Plympton was 16 years old at that time of the murder and lived half a mile from the college campus. The murder remained unsolved until DNA testing made it possible to identify the student’s killer. In 2021, investigators followed Plympton and retrieved a piece of gum he spat out, and subsequent DNA testing led to his arrest that June.

After sentencing Plympton to death, Circuit Court Judge Kelly Skye doubled the mandatory minimum to 40 years before he would be eligible for parole.

Five years after the murder of Barbara Tucker, in 1985, a woman walking home from a Portland grocery store was offered a lift by Plympton. The woman managed to escape after Plympton slammed her into the footwell of his truck and tried to restrain her arms with duct tape.

He received a two-and-a-half-year prison sentence for the attempted kidnapping and his victim, Patricia Spangler, who testified in court yesterday, said she wondered what else Plympton may have done in the intervening years.

Plympton was involved in several DUI, assault charges, and restraining orders in the years following the murder.

Defense attorneys cited ‘transience of youth’, pointing out that Plympton had not been in trouble with the law since the 1990s. They asked the judge to reduce parole eligibility from 40 to 20 years, adding that Plympton would appeal his conviction.

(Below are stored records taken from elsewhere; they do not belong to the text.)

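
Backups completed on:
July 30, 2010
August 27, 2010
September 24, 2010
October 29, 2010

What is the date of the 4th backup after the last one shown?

February 25, 2011

All Fridays; the gaps (28, 28, 35) vary with month length.
This is the last Friday of each month.
November 2010 ends with Friday November 26, 2010.
Last Friday of December 2010: December 31, 2010.
Last Friday of January 2011: January 28, 2011.
February 2011 ends with Friday February 25, 2011.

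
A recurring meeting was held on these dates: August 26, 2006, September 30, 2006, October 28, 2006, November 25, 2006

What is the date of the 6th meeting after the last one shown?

Every date is a Saturday; gaps 35, 28, 28 days.
Each is the last Saturday of its month (at least one falls on the 29th or later, ruling out '4th Saturday').
Last Saturday of December 2006: December 30, 2006.
January 2007 ends with Saturday January 27, 2007.
Last Saturday of February 2007: February 24, 2007.
March 2007 ends with Saturday March 31, 2007.
April 2007 ends with Saturday April 28, 2007.
May 2007 ends with Saturday May 26, 2007.

May 26, 2007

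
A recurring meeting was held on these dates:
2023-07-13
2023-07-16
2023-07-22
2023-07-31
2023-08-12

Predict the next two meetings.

2023-08-27, 2023-09-14

Intervals are 3, 6, 9, 12 days — an arithmetic progression with common difference 3.
Next gap: 15 days. 2023-08-12 + 15 days = 2023-08-27.
Next gap: 18 days. 2023-08-27 + 18 days = 2023-09-14.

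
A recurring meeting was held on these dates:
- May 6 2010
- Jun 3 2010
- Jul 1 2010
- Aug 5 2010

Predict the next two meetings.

All dates are Thursdays, 28, 28, 35 days apart.
Specifically, the 1st Thursday of each month.
1st Thursday of September 2010: Sep 2 2010.
October 2010 — 1st Thursday is Oct 7 2010.

Sep 2 2010, Oct 7 2010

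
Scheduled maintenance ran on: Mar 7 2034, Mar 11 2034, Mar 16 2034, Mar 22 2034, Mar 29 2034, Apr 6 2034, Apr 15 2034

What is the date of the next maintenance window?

The spacing grows by 1 each time: 4, 5, 6, 7, 8, 9 days.
Next gap: 10 days. Apr 15 2034 + 10 days = Apr 25 2034.

Apr 25 2034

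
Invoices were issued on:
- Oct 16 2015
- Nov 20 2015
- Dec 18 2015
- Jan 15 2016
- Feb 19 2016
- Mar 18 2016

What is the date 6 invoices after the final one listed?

Sep 16 2016

Gaps: 35, 28, 28, 35, 28 days — a mix of 28 and 35. Every date is a Friday.
Each is the 3rd Friday of its month.
3rd Friday of April 2016: Apr 15 2016.
May 2016 — 3rd Friday is May 20 2016.
3rd Friday of June 2016: Jun 17 2016.
July 2016 — 3rd Friday is Jul 15 2016.
August 2016 — 3rd Friday is Aug 19 2016.
September 2016 — 3rd Friday is Sep 16 2016.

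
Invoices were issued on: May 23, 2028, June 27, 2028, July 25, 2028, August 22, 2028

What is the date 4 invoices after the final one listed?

These are Tuesdays at 28- or 35-day spacing (35, 28, 28).
The pattern: 4th Tuesday of the month.
4th Tuesday of September 2028: September 26, 2028.
October 2028 — 4th Tuesday is October 24, 2028.
November 2028 — 4th Tuesday is November 28, 2028.
4th Tuesday of December 2028: December 26, 2028.

December 26, 2028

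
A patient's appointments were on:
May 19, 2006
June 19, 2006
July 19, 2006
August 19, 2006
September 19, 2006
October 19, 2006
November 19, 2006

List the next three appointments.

Each date is the 19th; the gaps (31, 30, 31, 31, 30, 31) track the month lengths.
The rule is the 19th of each month.
Next: December 2006 → December 19, 2006.
January 2007: January 19, 2007.
Next: February 2007 → February 19, 2007.

December 19, 2006; January 19, 2007; February 19, 2007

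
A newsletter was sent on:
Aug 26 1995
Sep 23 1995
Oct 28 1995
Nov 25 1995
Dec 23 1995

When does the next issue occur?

Gaps: 28, 35, 28, 28 days — a mix of 28 and 35. Every date is a Saturday.
Each is the 4th Saturday of its month.
4th Saturday of January 1996: Jan 27 1996.

Jan 27 1996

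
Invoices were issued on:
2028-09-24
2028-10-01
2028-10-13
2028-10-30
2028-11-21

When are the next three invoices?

The spacing grows by 5 each time: 7, 12, 17, 22 days.
Next gap: 27 days. 2028-11-21 + 27 days = 2028-12-18.
Next gap: 32 days. 2028-12-18 + 32 days = 2029-01-19.
Next gap: 37 days. 2029-01-19 + 37 days = 2029-02-25.

2028-12-18, 2029-01-19, 2029-02-25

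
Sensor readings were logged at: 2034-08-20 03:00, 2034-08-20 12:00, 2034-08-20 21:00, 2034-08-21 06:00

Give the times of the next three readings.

Spacing: 9, 9, 9 h — constant 9 h.
2034-08-21 06:00 + 9 h = 2034-08-21 15:00.
2034-08-21 15:00 + 9 h = 2034-08-22 00:00.
2034-08-22 00:00 + 9 h = 2034-08-22 09:00.

2034-08-21 15:00, 2034-08-22 00:00, 2034-08-22 09:00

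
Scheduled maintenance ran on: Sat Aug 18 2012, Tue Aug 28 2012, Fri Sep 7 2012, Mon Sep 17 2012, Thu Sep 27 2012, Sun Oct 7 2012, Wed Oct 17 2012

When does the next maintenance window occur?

The spacing is 10, 10, 10, 10, 10, 10 days — always 10 days.
Wed Oct 17 2012 + 10 days = Sat Oct 27 2012.

Sat Oct 27 2012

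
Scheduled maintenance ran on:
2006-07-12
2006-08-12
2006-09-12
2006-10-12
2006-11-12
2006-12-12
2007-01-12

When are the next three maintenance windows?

2007-02-12, 2007-03-12, 2007-04-12

Gaps: 31, 31, 30, 31, 30, 31 days — not constant. Every event is on the 12th of the month.
Pattern: the 12th of each month.
February 2007: 2007-02-12.
March 2007: 2007-03-12.
April 2007: 2007-04-12.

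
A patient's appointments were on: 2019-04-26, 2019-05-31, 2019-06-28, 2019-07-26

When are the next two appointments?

2019-08-30, 2019-09-27

All Fridays; the gaps (35, 28, 28) vary with month length.
This is the last Friday of each month.
August 2019 ends with Friday 2019-08-30.
September 2019 ends with Friday 2019-09-27.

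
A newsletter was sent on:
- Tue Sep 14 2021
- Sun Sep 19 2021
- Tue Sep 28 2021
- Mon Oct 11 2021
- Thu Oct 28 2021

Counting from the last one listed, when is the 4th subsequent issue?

Sun Feb 13 2022

The spacing grows by 4 each time: 5, 9, 13, 17 days.
Next gap: 21 days. Thu Oct 28 2021 + 21 days = Thu Nov 18 2021.
Next gap: 25 days. Thu Nov 18 2021 + 25 days = Mon Dec 13 2021.
Next gap: 29 days. Mon Dec 13 2021 + 29 days = Tue Jan 11 2022.
Next gap: 33 days. Tue Jan 11 2022 + 33 days = Sun Feb 13 2022.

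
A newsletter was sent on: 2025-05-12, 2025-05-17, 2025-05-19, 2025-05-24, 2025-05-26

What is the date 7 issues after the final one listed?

2025-06-21

Every event lands on a Monday or Saturday (gaps cycle 5, 2, 5, 2).
So the schedule is: every Monday and Saturday.
Next Saturday: 2025-05-31.
Next Monday: 2025-06-02.
Next Saturday: 2025-06-07.
Next Monday: 2025-06-09.
Next Saturday: 2025-06-14.
Next Monday: 2025-06-16.
The following Saturday is 2025-06-21.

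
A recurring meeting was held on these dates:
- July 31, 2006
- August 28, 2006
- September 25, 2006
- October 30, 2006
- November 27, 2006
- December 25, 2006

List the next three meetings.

January 29, 2007; February 26, 2007; March 26, 2007

All Mondays; the gaps (28, 28, 35, 28, 28) vary with month length.
This is the last Monday of each month.
January 2007 ends with Monday January 29, 2007.
February 2007 ends with Monday February 26, 2007.
Last Monday of March 2007: March 26, 2007.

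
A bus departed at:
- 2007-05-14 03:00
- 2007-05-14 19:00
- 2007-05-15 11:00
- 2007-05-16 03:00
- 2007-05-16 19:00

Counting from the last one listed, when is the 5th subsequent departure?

The interval is a steady 16 hours (16, 16, 16, 16).
2007-05-16 19:00 + 16 h = 2007-05-17 11:00.
2007-05-17 11:00 + 16 h = 2007-05-18 03:00.
2007-05-18 03:00 + 16 h = 2007-05-18 19:00.
2007-05-18 19:00 + 16 h = 2007-05-19 11:00.
2007-05-19 11:00 + 16 h = 2007-05-20 03:00.

2007-05-20 03:00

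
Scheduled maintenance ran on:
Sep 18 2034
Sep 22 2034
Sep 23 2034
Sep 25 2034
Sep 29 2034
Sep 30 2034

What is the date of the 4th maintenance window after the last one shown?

Gaps: 4, 1, 2, 4, 1 days — not constant, but cyclic with period 3.
The events fall on every Monday, Friday and Saturday.
The following Monday is Oct 2 2034.
Next Friday: Oct 6 2034.
Next Saturday: Oct 7 2034.
Next Monday: Oct 9 2034.

Oct 9 2034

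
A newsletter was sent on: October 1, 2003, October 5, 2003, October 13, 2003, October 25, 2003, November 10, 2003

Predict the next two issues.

The spacing grows by 4 each time: 4, 8, 12, 16 days.
Next gap: 20 days. November 10, 2003 + 20 days = November 30, 2003.
Next gap: 24 days. November 30, 2003 + 24 days = December 24, 2003.

November 30, 2003; December 24, 2003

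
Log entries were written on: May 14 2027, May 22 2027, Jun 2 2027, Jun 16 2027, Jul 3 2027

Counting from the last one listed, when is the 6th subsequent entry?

Dec 15 2027

The spacing grows by 3 each time: 8, 11, 14, 17 days.
Next gap: 20 days. Jul 3 2027 + 20 days = Jul 23 2027.
Next gap: 23 days. Jul 23 2027 + 23 days = Aug 15 2027.
Next gap: 26 days. Aug 15 2027 + 26 days = Sep 10 2027.
Next gap: 29 days. Sep 10 2027 + 29 days = Oct 9 2027.
Next gap: 32 days. Oct 9 2027 + 32 days = Nov 10 2027.
Next gap: 35 days. Nov 10 2027 + 35 days = Dec 15 2027.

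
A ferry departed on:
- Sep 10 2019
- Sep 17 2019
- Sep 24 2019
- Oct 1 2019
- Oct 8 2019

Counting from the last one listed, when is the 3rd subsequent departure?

Gaps between consecutive events: 7, 7, 7, 7 days — a constant 7-day interval.
Oct 8 2019 + 7 days = Oct 15 2019.
Oct 15 2019 + 7 days = Oct 22 2019.
Oct 22 2019 + 7 days = Oct 29 2019.

Oct 29 2019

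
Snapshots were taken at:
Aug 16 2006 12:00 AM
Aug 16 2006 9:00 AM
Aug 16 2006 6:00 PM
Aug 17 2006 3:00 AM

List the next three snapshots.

Aug 17 2006 12:00 PM, Aug 17 2006 9:00 PM, Aug 18 2006 6:00 AM

Spacing: 9, 9, 9 h — constant 9 h.
Aug 17 2006 3:00 AM + 9 h = Aug 17 2006 12:00 PM.
Aug 17 2006 12:00 PM + 9 h = Aug 17 2006 9:00 PM.
Aug 17 2006 9:00 PM + 9 h = Aug 18 2006 6:00 AM.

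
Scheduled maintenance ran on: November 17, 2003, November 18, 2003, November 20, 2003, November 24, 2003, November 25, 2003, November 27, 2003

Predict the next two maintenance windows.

Gaps: 1, 2, 4, 1, 2 days — not constant, but cyclic with period 3.
The events fall on every Monday, Tuesday and Thursday.
The following Monday is December 1, 2003.
Next Tuesday: December 2, 2003.

December 1, 2003; December 2, 2003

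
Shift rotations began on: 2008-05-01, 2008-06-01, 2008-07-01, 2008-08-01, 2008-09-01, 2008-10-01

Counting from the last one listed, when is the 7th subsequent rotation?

Gaps: 31, 30, 31, 31, 30 days — not constant. Every event is on the 1st of the month.
Pattern: the 1st of each month.
November 2008: 2008-11-01.
December 2008: 2008-12-01.
Next: January 2009 → 2009-01-01.
February 2009: 2009-02-01.
March 2009: 2009-03-01.
April 2009: 2009-04-01.
May 2009: 2009-05-01.

2009-05-01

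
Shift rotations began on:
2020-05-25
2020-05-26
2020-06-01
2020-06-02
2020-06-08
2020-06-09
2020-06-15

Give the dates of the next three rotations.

2020-06-16, 2020-06-22, 2020-06-23

Gaps: 1, 6, 1, 6, 1, 6 days — not constant, but cyclic with period 2.
The events fall on every Monday and Tuesday.
Next Tuesday: 2020-06-16.
Next Monday: 2020-06-22.
The following Tuesday is 2020-06-23.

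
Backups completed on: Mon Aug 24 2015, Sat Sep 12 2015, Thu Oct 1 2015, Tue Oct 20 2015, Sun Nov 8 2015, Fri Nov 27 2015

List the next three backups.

Wed Dec 16 2015, Mon Jan 4 2016, Sat Jan 23 2016

The spacing is 19, 19, 19, 19, 19 days — always 19 days.
Fri Nov 27 2015 + 19 days = Wed Dec 16 2015.
Wed Dec 16 2015 + 19 days = Mon Jan 4 2016.
Mon Jan 4 2016 + 19 days = Sat Jan 23 2016.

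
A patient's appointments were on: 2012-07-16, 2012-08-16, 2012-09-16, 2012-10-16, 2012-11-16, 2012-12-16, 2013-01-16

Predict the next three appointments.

Gaps: 31, 31, 30, 31, 30, 31 days — not constant. Every event is on the 16th of the month.
Pattern: the 16th of each month.
Next: February 2013 → 2013-02-16.
Next: March 2013 → 2013-03-16.
April 2013: 2013-04-16.

2013-02-16, 2013-03-16, 2013-04-16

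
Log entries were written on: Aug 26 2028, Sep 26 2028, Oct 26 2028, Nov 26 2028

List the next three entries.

Dec 26 2028, Jan 26 2029, Feb 26 2029

Gaps: 31, 30, 31 days — not constant. Every event is on the 26th of the month.
Pattern: the 26th of each month.
December 2028: Dec 26 2028.
January 2029: Jan 26 2029.
February 2029: Feb 26 2029.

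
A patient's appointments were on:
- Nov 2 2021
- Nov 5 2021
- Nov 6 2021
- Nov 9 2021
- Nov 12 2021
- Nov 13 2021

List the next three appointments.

Nov 16 2021, Nov 19 2021, Nov 20 2021

Every event lands on a Tuesday or Friday or Saturday (gaps cycle 3, 1, 3, 3, 1).
So the schedule is: every Tuesday, Friday and Saturday.
The following Tuesday is Nov 16 2021.
Next Friday: Nov 19 2021.
The following Saturday is Nov 20 2021.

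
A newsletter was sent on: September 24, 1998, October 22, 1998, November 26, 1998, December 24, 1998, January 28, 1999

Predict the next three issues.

Gaps: 28, 35, 28, 35 days — a mix of 28 and 35. Every date is a Thursday.
Each is the 4th Thursday of its month.
February 1999 — 4th Thursday is February 25, 1999.
March 1999 — 4th Thursday is March 25, 1999.
4th Thursday of April 1999: April 22, 1999.

February 25, 1999; March 25, 1999; April 22, 1999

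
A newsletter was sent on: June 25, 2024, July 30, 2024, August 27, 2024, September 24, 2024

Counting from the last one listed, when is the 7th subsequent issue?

April 29, 2025

All Tuesdays; the gaps (35, 28, 28) vary with month length.
This is the last Tuesday of each month.
October 2024 ends with Tuesday October 29, 2024.
Last Tuesday of November 2024: November 26, 2024.
December 2024 ends with Tuesday December 31, 2024.
Last Tuesday of January 2025: January 28, 2025.
February 2025 ends with Tuesday February 25, 2025.
March 2025 ends with Tuesday March 25, 2025.
Last Tuesday of April 2025: April 29, 2025.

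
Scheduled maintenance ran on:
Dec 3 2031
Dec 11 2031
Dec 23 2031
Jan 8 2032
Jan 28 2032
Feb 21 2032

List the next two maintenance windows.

Mar 20 2032, Apr 21 2032

The spacing grows by 4 each time: 8, 12, 16, 20, 24 days.
Next gap: 28 days. Feb 21 2032 + 28 days = Mar 20 2032.
Next gap: 32 days. Mar 20 2032 + 32 days = Apr 21 2032.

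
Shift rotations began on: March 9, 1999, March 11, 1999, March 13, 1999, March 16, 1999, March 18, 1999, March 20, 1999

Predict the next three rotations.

March 23, 1999; March 25, 1999; March 27, 1999

The gap pattern 2, 2, 3, 2, 2 repeats every 3 events.
These are the Tuesdays, Thursdays and Saturdays of each week.
The following Tuesday is March 23, 1999.
The following Thursday is March 25, 1999.
The following Saturday is March 27, 1999.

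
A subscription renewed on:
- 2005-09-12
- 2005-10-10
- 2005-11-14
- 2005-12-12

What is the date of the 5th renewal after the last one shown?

2006-05-08

All dates are Mondays, 28, 35, 28 days apart.
Specifically, the 2nd Monday of each month.
January 2006 — 2nd Monday is 2006-01-09.
February 2006 — 2nd Monday is 2006-02-13.
2nd Monday of March 2006: 2006-03-13.
2nd Monday of April 2006: 2006-04-10.
2nd Monday of May 2006: 2006-05-08.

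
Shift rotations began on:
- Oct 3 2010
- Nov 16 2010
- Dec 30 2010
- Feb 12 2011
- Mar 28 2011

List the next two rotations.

Every event comes 44 days after the last (44, 44, 44, 44).
Mar 28 2011 + 44 days = May 11 2011.
May 11 2011 + 44 days = Jun 24 2011.

May 11 2011, Jun 24 2011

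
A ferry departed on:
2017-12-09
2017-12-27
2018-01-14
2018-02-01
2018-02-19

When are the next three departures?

Gaps between consecutive events: 18, 18, 18, 18 days — a constant 18-day interval.
2018-02-19 + 18 days = 2018-03-09.
2018-03-09 + 18 days = 2018-03-27.
2018-03-27 + 18 days = 2018-04-14.

2018-03-09, 2018-03-27, 2018-04-14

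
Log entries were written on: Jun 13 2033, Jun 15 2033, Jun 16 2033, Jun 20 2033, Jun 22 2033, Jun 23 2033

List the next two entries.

Every event lands on a Monday or Wednesday or Thursday (gaps cycle 2, 1, 4, 2, 1).
So the schedule is: every Monday, Wednesday and Thursday.
Next Monday: Jun 27 2033.
The following Wednesday is Jun 29 2033.

Jun 27 2033, Jun 29 2033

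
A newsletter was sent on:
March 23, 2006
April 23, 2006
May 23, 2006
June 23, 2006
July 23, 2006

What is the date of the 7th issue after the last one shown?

February 23, 2007

Each date is the 23rd; the gaps (31, 30, 31, 30) track the month lengths.
The rule is the 23rd of each month.
Next: August 2006 → August 23, 2006.
September 2006: September 23, 2006.
October 2006: October 23, 2006.
Next: November 2006 → November 23, 2006.
Next: December 2006 → December 23, 2006.
January 2007: January 23, 2007.
February 2007: February 23, 2007.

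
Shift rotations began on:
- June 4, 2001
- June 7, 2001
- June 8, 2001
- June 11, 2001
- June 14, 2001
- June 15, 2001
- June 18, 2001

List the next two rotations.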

However, prosecutors argued that the strongest punishment was warranted, pointing out that the murder had not only destroyed a family but had also shattered the peace in Gresham, a small community surrounded by fields and farms.

The murdered student’s two sisters sat weeping in the gallery, and after sentencing, older sister Alice Juan told reporters that she did not believe Plympton had ‘any remorse, regret, conscience.’

The trial was attended by Plympton’s former high school sweetheart, but she was not present for the sentencing.